Unlike most birds, goldfinches rely almost entirely on seeds; they don't seek out insects for food at all. In fact, you could call them "thistle birds" -- the first part of the Latin name Carduelis tristis comes from Carduus, a genus of thistle found in Europe and Asia. (The species name, tristis, comes from the Latin for "sad," which makes no sense to me - anyone?)
Besides looking for the distinctive yellow markings, you can learn to listen for the song of the goldfinch. This video has a good example:
In the wild: Look for meadows on edges of woods. Goldfinches will feed on the seeds of the sun-loving flowers in the meadow (where you'll be able to see them better), but nest in the trees and shrubs.

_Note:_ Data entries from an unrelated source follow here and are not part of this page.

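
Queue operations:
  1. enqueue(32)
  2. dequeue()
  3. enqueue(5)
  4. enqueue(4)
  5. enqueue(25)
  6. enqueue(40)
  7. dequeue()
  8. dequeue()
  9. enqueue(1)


enqueue(32) -> [32]
dequeue()->32, []
enqueue(5) -> [5]
enqueue(4) -> [5, 4]
enqueue(25) -> [5, 4, 25]
enqueue(40) -> [5, 4, 25, 40]
dequeue()->5, [4, 25, 40]
dequeue()->4, [25, 40]
enqueue(1) -> [25, 40, 1]

Final queue: [25, 40, 1]


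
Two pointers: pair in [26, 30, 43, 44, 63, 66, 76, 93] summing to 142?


lo=0(26)+hi=7(93)=119
lo=1(30)+hi=7(93)=123
lo=2(43)+hi=7(93)=136
lo=3(44)+hi=7(93)=137
lo=4(63)+hi=7(93)=156
lo=4(63)+hi=6(76)=139
lo=5(66)+hi=6(76)=142

Yes: 66+76=142


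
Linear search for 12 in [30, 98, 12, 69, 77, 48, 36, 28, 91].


i=0: 30!=12
i=1: 98!=12
i=2: 12==12 found!

Found at 2, 3 comps


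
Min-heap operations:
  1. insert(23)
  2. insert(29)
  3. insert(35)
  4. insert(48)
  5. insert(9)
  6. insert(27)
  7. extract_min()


insert(23) -> [23]
insert(29) -> [23, 29]
insert(35) -> [23, 29, 35]
insert(48) -> [23, 29, 35, 48]
insert(9) -> [9, 23, 35, 48, 29]
insert(27) -> [9, 23, 27, 48, 29, 35]
extract_min()->9, [23, 29, 27, 48, 35]

Final heap: [23, 29, 27, 48, 35]


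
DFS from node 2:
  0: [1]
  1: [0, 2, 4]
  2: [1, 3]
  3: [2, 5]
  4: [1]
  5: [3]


Visit 2, push [3, 1]
Visit 1, push [4, 0]
Visit 0, push []
Visit 4, push []
Visit 3, push [5]
Visit 5, push []

DFS order: [2, 1, 0, 4, 3, 5]


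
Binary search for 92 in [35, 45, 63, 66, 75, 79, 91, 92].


Step 1: lo=0, hi=7, mid=3, val=66
Step 2: lo=4, hi=7, mid=5, val=79
Step 3: lo=6, hi=7, mid=6, val=91
Step 4: lo=7, hi=7, mid=7, val=92

Found at index 7


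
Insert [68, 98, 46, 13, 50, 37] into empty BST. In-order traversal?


Insert 68: root
Insert 98: R from 68
Insert 46: L from 68
Insert 13: L from 68 -> L from 46
Insert 50: L from 68 -> R from 46
Insert 37: L from 68 -> L from 46 -> R from 13

In-order: [13, 37, 46, 50, 68, 98]


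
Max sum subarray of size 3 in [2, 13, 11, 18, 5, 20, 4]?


[0:3]: 26
[1:4]: 42
[2:5]: 34
[3:6]: 43
[4:7]: 29

Max: 43 at [3:6]


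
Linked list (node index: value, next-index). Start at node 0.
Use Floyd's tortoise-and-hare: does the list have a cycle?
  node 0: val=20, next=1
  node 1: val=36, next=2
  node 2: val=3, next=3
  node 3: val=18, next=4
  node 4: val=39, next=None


Floyd's tortoise (slow, +1) and hare (fast, +2):
  init: slow=0, fast=0
  step 1: slow=1, fast=2
  step 2: slow=2, fast=4
  step 3: fast -> None, no cycle

Cycle: no


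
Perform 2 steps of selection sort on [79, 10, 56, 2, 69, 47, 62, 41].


Initial: [79, 10, 56, 2, 69, 47, 62, 41]
Step 1: min=2 at 3
  Swap: [2, 10, 56, 79, 69, 47, 62, 41]
Step 2: min=10 at 1
  Swap: [2, 10, 56, 79, 69, 47, 62, 41]

After 2 steps: [2, 10, 56, 79, 69, 47, 62, 41]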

In your yard: You can purchase birdfeeders specially designed for goldfinches, and fill them with thistle or nyjer seed. Squirrels seem less interested in these tiny seeds than in a typical birdseed mix, but be careful -- those plants may start growing where you don't want them from spilled seed. Goldfinches will also eat sunflower seeds out of a more typical birdseed. Or, just plant yourself a goldfinch garden with some of the native flowers listed above.